The academic life in the Honors Program is fairly rigorous, but I have not found it overwhelmingly so. Professors recognize each student and are prone to talking to their students casually outside of class. There's a pretty good split at CNR between students who actually study and students who do not. Nursing students tend to study the hardest, as they have the most rigorous program. My friends and I have fun, interesting academic discussions outside of class, but I'm not sure too many other students do.
The religion major is not very rigorous. There are two religion faculty members, and there is a huge difference in their teaching styles. One, a nun, covers exclusively Catholic topics and has fairly difficult classes. The other teaches the comparative religion classes, and his courses are fairly easy if you pay attention and read the instructions in his syllabus carefully. He can be rather particular about doing assignments correctly.

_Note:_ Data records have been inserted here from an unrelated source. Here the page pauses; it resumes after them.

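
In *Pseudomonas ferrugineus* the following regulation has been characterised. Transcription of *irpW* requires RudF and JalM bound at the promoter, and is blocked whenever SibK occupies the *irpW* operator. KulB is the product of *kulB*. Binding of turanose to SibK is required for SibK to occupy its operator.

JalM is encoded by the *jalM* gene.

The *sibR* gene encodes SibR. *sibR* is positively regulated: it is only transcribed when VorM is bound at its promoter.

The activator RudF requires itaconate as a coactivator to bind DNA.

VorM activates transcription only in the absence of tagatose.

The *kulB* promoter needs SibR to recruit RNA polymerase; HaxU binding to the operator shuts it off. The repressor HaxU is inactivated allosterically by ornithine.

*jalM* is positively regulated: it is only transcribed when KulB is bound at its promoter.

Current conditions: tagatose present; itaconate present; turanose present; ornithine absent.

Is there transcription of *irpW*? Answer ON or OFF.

OFF

Itaconate is present, so RudF is active.
Tagatose is present, so VorM is inactive.
Required activator VorM is absent, so *sibR* is not transcribed.
So SibR is not produced.
Ornithine is absent, so HaxU is active.
With repressor HaxU bound, *kulB* is not transcribed.
So KulB is not produced.
Required activator KulB is absent, so *jalM* is not transcribed.
So JalM is not produced.
Turanose is present, so SibK is active.
With repressor SibK bound, *irpW* is not transcribed.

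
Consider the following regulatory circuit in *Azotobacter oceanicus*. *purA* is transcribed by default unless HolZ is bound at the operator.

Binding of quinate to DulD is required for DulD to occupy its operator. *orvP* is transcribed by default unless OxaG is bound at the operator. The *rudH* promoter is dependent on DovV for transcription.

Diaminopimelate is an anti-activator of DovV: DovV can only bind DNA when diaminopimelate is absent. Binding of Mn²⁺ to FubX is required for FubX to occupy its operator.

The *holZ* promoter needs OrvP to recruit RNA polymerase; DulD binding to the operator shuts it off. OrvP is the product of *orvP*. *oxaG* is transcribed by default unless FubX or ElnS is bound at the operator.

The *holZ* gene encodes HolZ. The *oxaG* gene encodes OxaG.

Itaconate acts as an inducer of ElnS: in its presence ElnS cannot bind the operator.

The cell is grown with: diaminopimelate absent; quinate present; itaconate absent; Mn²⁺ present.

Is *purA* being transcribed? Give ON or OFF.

Mn²⁺ is present, so FubX is active.
Itaconate is absent, so ElnS is active.
With repressor FubX bound, *oxaG* is not transcribed.
So OxaG is not produced.
With no repressor bound, *orvP* is transcribed.
So OrvP is produced and active.
Quinate is present, so DulD is active.
With repressor DulD bound, *holZ* is not transcribed.
So HolZ is not produced.
With no repressor bound, *purA* is transcribed.

ON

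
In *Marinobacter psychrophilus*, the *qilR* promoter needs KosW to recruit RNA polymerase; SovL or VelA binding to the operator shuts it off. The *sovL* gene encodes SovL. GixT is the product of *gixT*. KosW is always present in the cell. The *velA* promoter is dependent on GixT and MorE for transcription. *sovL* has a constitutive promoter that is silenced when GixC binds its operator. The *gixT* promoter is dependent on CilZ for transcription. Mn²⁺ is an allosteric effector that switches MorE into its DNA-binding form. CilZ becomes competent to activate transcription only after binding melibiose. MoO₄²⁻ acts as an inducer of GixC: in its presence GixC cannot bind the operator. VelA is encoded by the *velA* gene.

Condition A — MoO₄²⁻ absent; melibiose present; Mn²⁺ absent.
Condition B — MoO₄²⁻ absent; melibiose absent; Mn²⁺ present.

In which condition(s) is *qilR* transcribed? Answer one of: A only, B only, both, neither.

Condition A:
MoO₄²⁻ is absent, so GixC is active.
With repressor GixC bound, *sovL* is not transcribed.
So SovL is not produced.
KosW is produced constitutively and is active.
Melibiose is present, so CilZ is active.
No repressor is bound and CilZ is active, so *gixT* is transcribed.
So GixT is produced and active.
Mn²⁺ is absent, so MorE is inactive.
Required activator MorE is absent, so *velA* is not transcribed.
So VelA is not produced.
No repressor is bound and KosW is active, so *qilR* is transcribed.
→ *qilR* is ON in A.
Condition B:
MoO₄²⁻ is absent, so GixC is active.
With repressor GixC bound, *sovL* is not transcribed.
So SovL is not produced.
KosW is produced constitutively and is active.
Melibiose is absent, so CilZ is inactive.
Required activator CilZ is absent, so *gixT* is not transcribed.
So GixT is not produced.
Mn²⁺ is present, so MorE is active.
Required activator GixT is absent, so *velA* is not transcribed.
So VelA is not produced.
No repressor is bound and KosW is active, so *qilR* is transcribed.
→ *qilR* is ON in B.

both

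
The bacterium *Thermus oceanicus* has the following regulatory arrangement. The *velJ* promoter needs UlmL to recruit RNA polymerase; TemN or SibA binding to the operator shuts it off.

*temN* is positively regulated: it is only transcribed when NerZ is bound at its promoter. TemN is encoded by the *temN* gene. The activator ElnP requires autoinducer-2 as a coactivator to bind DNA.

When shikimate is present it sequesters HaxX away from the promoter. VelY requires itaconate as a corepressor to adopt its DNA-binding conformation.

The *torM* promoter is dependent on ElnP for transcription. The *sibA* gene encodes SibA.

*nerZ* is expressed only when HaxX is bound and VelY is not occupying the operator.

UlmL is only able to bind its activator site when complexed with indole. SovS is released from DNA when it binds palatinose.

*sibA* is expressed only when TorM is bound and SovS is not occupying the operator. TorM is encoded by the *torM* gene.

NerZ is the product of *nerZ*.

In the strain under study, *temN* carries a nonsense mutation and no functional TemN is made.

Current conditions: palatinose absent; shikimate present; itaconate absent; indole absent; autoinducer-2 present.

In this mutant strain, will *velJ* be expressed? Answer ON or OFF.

TemN is non-functional in this strain, so it has no effect.
Palatinose is absent, so SovS is active.
Autoinducer-2 is present, so ElnP is active.
No repressor is bound and ElnP is active, so *torM* is transcribed.
So TorM is produced and active.
With repressor SovS bound, *sibA* is not transcribed.
So SibA is not produced.
Indole is absent, so UlmL is inactive.
Required activator UlmL is absent, so *velJ* is not transcribed.

OFF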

My favorite class that I've taken at CNR was probably Feminist Imaginations with Dr. Nick Smart. I found it incredibly challenging to my beliefs and also posed an academic challenge. Our small class (6 people) had great discussions and did some very interesting research projects at the end of the semester. For example, I investigated the myth of matriarchal prehistory and whether or not such a myth was indeed helpful to the feminist movement.

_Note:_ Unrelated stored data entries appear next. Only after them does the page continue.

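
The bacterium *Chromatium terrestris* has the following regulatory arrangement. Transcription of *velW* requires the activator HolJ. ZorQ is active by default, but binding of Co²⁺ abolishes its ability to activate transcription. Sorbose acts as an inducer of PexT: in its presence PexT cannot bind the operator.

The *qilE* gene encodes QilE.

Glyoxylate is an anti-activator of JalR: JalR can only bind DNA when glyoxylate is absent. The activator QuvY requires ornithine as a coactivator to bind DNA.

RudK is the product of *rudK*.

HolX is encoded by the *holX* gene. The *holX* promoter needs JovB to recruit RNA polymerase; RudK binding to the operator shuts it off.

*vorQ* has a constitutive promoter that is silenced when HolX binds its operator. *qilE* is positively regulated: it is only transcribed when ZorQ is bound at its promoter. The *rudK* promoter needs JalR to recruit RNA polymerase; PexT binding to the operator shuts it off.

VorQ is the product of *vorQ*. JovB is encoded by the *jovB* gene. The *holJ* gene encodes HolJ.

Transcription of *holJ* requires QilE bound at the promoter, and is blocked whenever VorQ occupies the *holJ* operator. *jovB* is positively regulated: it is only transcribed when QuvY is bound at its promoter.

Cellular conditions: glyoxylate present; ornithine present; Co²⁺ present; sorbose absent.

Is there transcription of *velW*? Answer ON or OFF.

OFF

Ornithine is present, so QuvY is active.
No repressor is bound and QuvY is active, so *jovB* is transcribed.
So JovB is produced and active.
Glyoxylate is present, so JalR is inactive.
Sorbose is absent, so PexT is active.
With repressor PexT bound, *rudK* is not transcribed.
So RudK is not produced.
No repressor is bound and JovB is active, so *holX* is transcribed.
So HolX is produced and active.
With repressor HolX bound, *vorQ* is not transcribed.
So VorQ is not produced.
Co²⁺ is present, so ZorQ is inactive.
Required activator ZorQ is absent, so *qilE* is not transcribed.
So QilE is not produced.
Required activator QilE is absent, so *holJ* is not transcribed.
So HolJ is not produced.
Required activator HolJ is absent, so *velW* is not transcribed.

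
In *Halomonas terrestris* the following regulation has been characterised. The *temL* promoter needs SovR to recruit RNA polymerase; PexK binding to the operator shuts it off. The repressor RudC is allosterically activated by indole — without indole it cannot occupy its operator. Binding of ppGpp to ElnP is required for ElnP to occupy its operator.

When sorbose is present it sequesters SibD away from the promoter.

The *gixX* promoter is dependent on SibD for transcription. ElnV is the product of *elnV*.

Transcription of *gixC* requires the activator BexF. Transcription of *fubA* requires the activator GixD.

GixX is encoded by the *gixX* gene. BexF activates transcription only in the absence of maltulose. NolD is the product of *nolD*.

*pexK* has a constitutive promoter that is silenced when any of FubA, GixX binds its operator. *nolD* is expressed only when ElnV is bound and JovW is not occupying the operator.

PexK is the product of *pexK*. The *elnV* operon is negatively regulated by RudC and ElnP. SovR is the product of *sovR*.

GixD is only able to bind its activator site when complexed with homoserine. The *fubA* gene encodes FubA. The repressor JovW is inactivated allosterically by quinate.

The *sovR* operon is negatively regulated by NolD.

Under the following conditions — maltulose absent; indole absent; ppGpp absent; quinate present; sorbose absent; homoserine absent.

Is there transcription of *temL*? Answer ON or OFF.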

My least favorite class has probably been Divided Societies with Dr. McKenrnan. She is a really difficult teacher who can be very vague in her instructions but who has very particular ideas about how things ought to get done. If you ask questions in her classes, her response tends to be to read the syllabus. However, this is usually insufficient to all that she requires of students and it is very very difficult to get an A from her.

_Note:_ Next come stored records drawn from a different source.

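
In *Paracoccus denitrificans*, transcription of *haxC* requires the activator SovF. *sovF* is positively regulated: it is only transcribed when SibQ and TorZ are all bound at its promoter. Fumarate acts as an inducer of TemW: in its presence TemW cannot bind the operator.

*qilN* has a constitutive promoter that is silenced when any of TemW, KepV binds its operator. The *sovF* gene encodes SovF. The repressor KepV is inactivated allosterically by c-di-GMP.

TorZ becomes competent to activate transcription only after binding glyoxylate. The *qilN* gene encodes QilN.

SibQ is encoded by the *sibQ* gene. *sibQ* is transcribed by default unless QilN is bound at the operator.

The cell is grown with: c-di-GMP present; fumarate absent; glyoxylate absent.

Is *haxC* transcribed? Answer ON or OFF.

OFF

Fumarate is absent, so TemW is active.
c-di-GMP is present, so KepV is inactive.
With repressor TemW bound, *qilN* is not transcribed.
So QilN is not produced.
With no repressor bound, *sibQ* is transcribed.
So SibQ is produced and active.
Glyoxylate is absent, so TorZ is inactive.
Required activator TorZ is absent, so *sovF* is not transcribed.
So SovF is not produced.
Required activator SovF is absent, so *haxC* is not transcribed.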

CNR tends to prep students based on their major. Some majors prep towards Grad school, others to jobs. There isn't a whole lot of learning for learning's sake.
Overall, CNR's academic requirements are fair and comprehensive. I loved taking my core classes and investigating the things I found most interesting that fell outside my major. I really took advantage of the opportunity to take electives, and I feel I will graduate this May as a well rounded and capable student.